Another limitation is the use of ALT as a biomarker of liver fat, which is only moderately correlated with liver fat content (correlation coefficients ranging from 0.4 [17] to 0.6 [18]) and not a more direct measure of liver fat such as that obtained from proton magnetic resonance spectroscopy.

This trial, like many others, has focused on established cardiovascular risk factors as outcomes and larger trials with cardiovascular events and survival outcomes are required to determine the full extent to which dietary interventions will affect clinical endpoints. Final results of the PREDIMED trial [15] will help in answering this question. With increasing concerns about NAFLD future trials of the effect of dietary interventions on the progression and prevention of NAFLD that use better techniques for diagnosing NAFLD (i.e. magnetic resonance imaging spectroscopy) would also be valuable.

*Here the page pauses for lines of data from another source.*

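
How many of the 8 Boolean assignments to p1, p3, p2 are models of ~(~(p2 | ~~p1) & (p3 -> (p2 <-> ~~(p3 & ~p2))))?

7

Initial set: {T ~(~(p2 | ~~p1) & (p3 -> (p2 <-> ~~(p3 & ~p2))))}.
T ~(~(p2 | ~~p1) & (p3 -> (p2 <-> ~~(p3 & ~p2)))): β-rule — branch into F ~(p2 | ~~p1)  //  F (p3 -> (p2 <-> ~~(p3 & ~p2))).
  branch 1 (add F ~(p2 | ~~p1)):
    F ~(p2 | ~~p1): β-rule — branch into T p2  //  T ~~p1.
      branch 1.1 (add T p2):
        ○ open, literals {p2=T}.
      branch 1.2 (add T ~~p1):
        T ~~p1: drop double negation, giving T p1.
        ○ open, literals {p1=T}.
  branch 2 (add F (p3 -> (p2 <-> ~~(p3 & ~p2)))):
    F (p3 -> (p2 <-> ~~(p3 & ~p2))): α-rule — add T p3, F (p2 <-> ~~(p3 & ~p2)).
    F (p2 <-> ~~(p3 & ~p2)): β-rule — branch into T p2, F ~~(p3 & ~p2)  //  F p2, T ~~(p3 & ~p2).
      branch 2.1 (add T p2, F ~~(p3 & ~p2)):
        F ~~(p3 & ~p2): drop double negation, giving F (p3 & ~p2).
        F (p3 & ~p2): β-rule — branch into F p3  //  F ~p2.
          branch 2.1.1 (add F p3):
            × closes — contains both p3 and ~p3.
          branch 2.1.2 (add F ~p2):
            ○ open, literals {p2=T, p3=T}.
      branch 2.2 (add F p2, T ~~(p3 & ~p2)):
        T ~~(p3 & ~p2): drop double negation, giving T (p3 & ~p2).
        T (p3 & ~p2): α-rule — add T p3, T ~p2.
        ○ open, literals {p2=F, p3=T}.
1 branch closed, 4 open.
Each open branch fixes some atoms; the unmentioned ones are free. Counting distinct full assignments: branch {p2=T} (p1, p3) contributes 4 new; branch {p1=T} (p3, p2) contributes 2 new; branch {p2=T, p3=T} (p1) contributes 0 new; branch {p2=F, p3=T} (p1) contributes 1 new. Total: 7.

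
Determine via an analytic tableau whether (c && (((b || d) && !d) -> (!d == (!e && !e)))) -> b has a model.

Satisfiable

Initial set: {((c && (((b || d) && !d) -> (!d == (!e && !e)))) -> b)}.
((c && (((b || d) && !d) -> (!d == (!e && !e)))) -> b): β-rule — branch into !(c && (((b || d) && !d) -> (!d == (!e && !e))))  //  b.
  branch 1 (add !(c && (((b || d) && !d) -> (!d == (!e && !e))))):
    !(c && (((b || d) && !d) -> (!d == (!e && !e)))): β-rule — branch into !c  //  !(((b || d) && !d) -> (!d == (!e && !e))).
      branch 1.1 (add !c):
        ○ open, literals {c=false}.
      branch 1.2 (add !(((b || d) && !d) -> (!d == (!e && !e)))):
        !(((b || d) && !d) -> (!d == (!e && !e))): α-rule — add ((b || d) && !d), !(!d == (!e && !e)).
        ((b || d) && !d): α-rule — add (b || d), !d.
        !(!d == (!e && !e)): β-rule — branch into !d, !(!e && !e)  //  !!d, (!e && !e).
          branch 1.2.1 (add !d, !(!e && !e)):
            (b || d): β-rule — branch into b  //  d.
              branch 1.2.1.1 (add b):
                !(!e && !e): β-rule — branch into !!e  //  !!e.
                  branch 1.2.1.1.1 (add !!e):
                    ○ open, literals {b=true, d=false, e=true}.
                  branch 1.2.1.1.2 (add !!e):
                    ○ open, literals {b=true, d=false, e=true}.
              branch 1.2.1.2 (add d):
                × closes — contains both d and !d.
          branch 1.2.2 (add !!d, (!e && !e)):
            × closes — contains both d and !d.
  branch 2 (add b):
    ○ open, literals {b=true}.
2 branches closed, 4 open.
An open branch gives a satisfying assignment: c=false.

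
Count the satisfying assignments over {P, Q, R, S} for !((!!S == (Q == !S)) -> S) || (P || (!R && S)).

12

Initial set: {(!((!!S == (Q == !S)) -> S) || (P || (!R && S)))}.
(!((!!S == (Q == !S)) -> S) || (P || (!R && S))): β-rule — branch into !((!!S == (Q == !S)) -> S)  //  (P || (!R && S)).
  branch 1 (add !((!!S == (Q == !S)) -> S)):
    !((!!S == (Q == !S)) -> S): α-rule — add (!!S == (Q == !S)), !S.
    (!!S == (Q == !S)): β-rule — branch into !!S, (Q == !S)  //  !!!S, !(Q == !S).
      branch 1.1 (add !!S, (Q == !S)):
        !!S: drop double negation, giving S.
        × closes — contains both S and !S.
      branch 1.2 (add !!!S, !(Q == !S)):
        !!!S: drop double negation, giving !S.
        !(Q == !S): β-rule — branch into Q, !!S  //  !Q, !S.
          branch 1.2.1 (add Q, !!S):
            × closes — contains both S and !S.
          branch 1.2.2 (add !Q, !S):
            ○ open, literals {Q=0, S=0}.
  branch 2 (add (P || (!R && S))):
    (P || (!R && S)): β-rule — branch into P  //  (!R && S).
      branch 2.1 (add P):
        ○ open, literals {P=1}.
      branch 2.2 (add (!R && S)):
        (!R && S): α-rule — add !R, S.
        ○ open, literals {R=0, S=1}.
2 branches closed, 3 open.
Each open branch fixes some atoms; the unmentioned ones are free. Counting distinct full assignments: branch {Q=0, S=0} (P, R) contributes 4 new; branch {P=1} (Q, R, S) contributes 6 new; branch {R=0, S=1} (P, Q) contributes 2 new. Total: 12.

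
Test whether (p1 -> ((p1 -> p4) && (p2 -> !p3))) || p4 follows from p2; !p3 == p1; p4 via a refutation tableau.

Initial set: {p2; (!p3 == p1); p4; !((p1 -> ((p1 -> p4) && (p2 -> !p3))) || p4)}.
!((p1 -> ((p1 -> p4) && (p2 -> !p3))) || p4): α-rule — add !(p1 -> ((p1 -> p4) && (p2 -> !p3))), !p4.
× closes — contains both p4 and !p4.
All 1 branch closes.
Every branch closed, so the premises entail the conclusion.

Yes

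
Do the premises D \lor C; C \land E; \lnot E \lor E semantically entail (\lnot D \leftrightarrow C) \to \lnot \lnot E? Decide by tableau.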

In conclusion, the MMD diet, which is relatively low in carbohydrates and high in monounsaturated fat intake is associated with a greater reduction in ALT levels compared with the recommended ADA diet (2003) or a LGI diet. These differences were not mediated by weight loss, or decreases in HOMA or triacylglycerol levels. These results suggest that a Mediterranean diet may have a beneficial effect on liver steatosis in obese patients with type 2 diabetes. Results of trials assessing the effect of dietary composition on clinical outcomes (such as the PREDIMED trial) should be awaited before a decisive conclusion can be reached. As well as clinical outcomes such as cardiovascular events, such studies should address the issue of primary prevention of liver steatosis both in high-risk and in healthy individuals.